Mi disfraz de holandés
Tendría yo alrededor de cuatro años, y siendo el menor de cinco hermanos, con mucha diferencia de edad con respecto a la mía, era un poco el juguete de ellos, especialmente de las dos mujeres.
Y no sé quien tuvo la maldita idea de disfrazarme de holandés para carnavales, por aquellas insistentes propagandas que salían en los diarios y en la radio que decía:¡¡¡CASA LAMOTA... DONDE SE VISTE CARLOTA...!!! y donde se ofrecían disfraces de todo tipo y talle. Cuando vi lo que era el disfraz de holandés, a pesar de mi corta edad, me acordé (mal) de toda la familia de CARLOTA.
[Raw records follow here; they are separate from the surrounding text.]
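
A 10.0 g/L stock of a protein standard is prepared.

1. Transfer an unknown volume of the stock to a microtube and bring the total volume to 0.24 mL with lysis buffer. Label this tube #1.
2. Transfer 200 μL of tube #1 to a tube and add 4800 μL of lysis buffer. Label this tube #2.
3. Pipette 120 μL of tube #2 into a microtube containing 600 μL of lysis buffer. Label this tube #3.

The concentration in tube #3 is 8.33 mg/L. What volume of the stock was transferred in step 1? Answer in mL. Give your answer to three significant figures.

0.0300 mL

Step 1: v brought to 0.24 mL → factor = 0.24 mL/v
Step 2: 200 μL + 4800 μL = 5000 μL total → factor 5000/200 = 25
Step 3: 120 μL + 600 μL = 720 μL total → factor 720/120 = 6
Product of known-step factors = 150
Overall factor = 10.0 g/L / (8.33 mg/L) = 1200.5
Step-1 factor = 1200.5 / 150 = 8.0032
v = 0.24 mL / 8.0032 = 0.0300 mL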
Consistía en una especie de bombachudo largo, una camisa o remera blanca, un chaleco corto negro y un sombrerito que mas se parecía a un fez turco que al de un holandés o al molde de flan invertido, y ..una pipa de madera... Y lo único que faltaba para completar ese cuadro eran ¡los zuecos!
Aunque yo era muy chico, ya me había mirado bastantes veces al espejo, y mi figura no era precisamente la de un niño rubio y de ojos celeste, así que no sé si por capricho o por no aceptar la combinación del disfraz con mi latina figura, me opuse terminantemente a ponérmelo.
Cuando querían incrustarme ese engendro, prefería esconderme en el gallinero que había en el fondo de mi casa, en Fraga y Chorroarín, (detrás de la cochería de Lemba) y aguantarme los picotazos de los gallitos pigmeos, que me odiaban cordialmente, a tener que disfrazarme.
Desgraciadamente, a pesar de mi resistencia, mis hermanas un par de veces lograron su objetivo, y después de muchos forcejeos, pudieron hacerme sacar una foto.
Hasta que un día tuve una brillante idea: Los zuecos estaban hechos en su base de madera, y la capellada estaba formada por dos piezas de un cuero muy duro, sin talón, que impedían siquiera dar un paso, y delante una punta levantada, teñidos de dorado. Como salida se me ocurrió pisarles la punta hasta que quedaron tan hundidas, que no hubo remedio para aquellos malditos.
A partir de ese día, se terminó el holandés, y disfruté de aquellos carnavales como correspondía.
Y ese fue mi debut y despedida del mundo de los disfraces.